I remember when I met my husband. I had just broken up with an on and off boyfriend of three years. I was crushed when he moved on and wrote long, pathetic entries in my journal about how ‘over’ my life was. Two days later, my room mate talked me into going dancing. I met Brad and we were together for the next twenty years. My heart break opened the path to happiness for me. It has happened more than once. I can’t help but think about the scriptures that talk about the importance of having a broken heart and contrite spirit. I always thought that meant humility, and it probably does, but maybe when we have our heart broken we are able to see a path we might not have seen when it was full. Maybe that is when and how the Lord can guide us to where He wants us. Maybe it is where we get where WE want to be. We just can’t see it.
I have made a lot of plans in my life and had a lot of plans not work out. I would venture to say that the majority of my plans have gone awry. I’ve started changing how I make plans. Instead of getting out my mental stone and chiseling my plan into it, I write my plan in the sandy beach of my mind and see what happens. Don’t get me wrong, I’m all about goals. Life without goals is a winding path to nowhere. But, goals should be flexible, alterable, and open to serendipity. I have found that the plans I have made that have gone awry tend to lead me to places that are happier in the end. Not always, and sometimes not for a very long time, but mostly my life has been a happy path.

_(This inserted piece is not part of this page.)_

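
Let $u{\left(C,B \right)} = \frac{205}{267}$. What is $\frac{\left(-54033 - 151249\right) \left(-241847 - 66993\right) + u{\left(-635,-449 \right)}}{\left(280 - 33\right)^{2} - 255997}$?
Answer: $- \frac{16927611199165}{52061796} \approx -3.2514 \cdot 10^{5}$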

It takes some practice and a lot of faith, but living a serendipitous life can be pretty great. I’ve learned to take a step back when road blocks pop up in my life, and to think about the blessings I have. What could the Lord be trying to teach me by this road block? Did I cause my own road block? Is there another path?
Usually, if I just relax and accept and leave my heart and mind open to divine guidance, my life changes for the better. I have had some really great changes and additions to my life lately. Things I could not have planned for or expected. My life is full. I am very blessed. I look forward to the next glitch….cause I said so.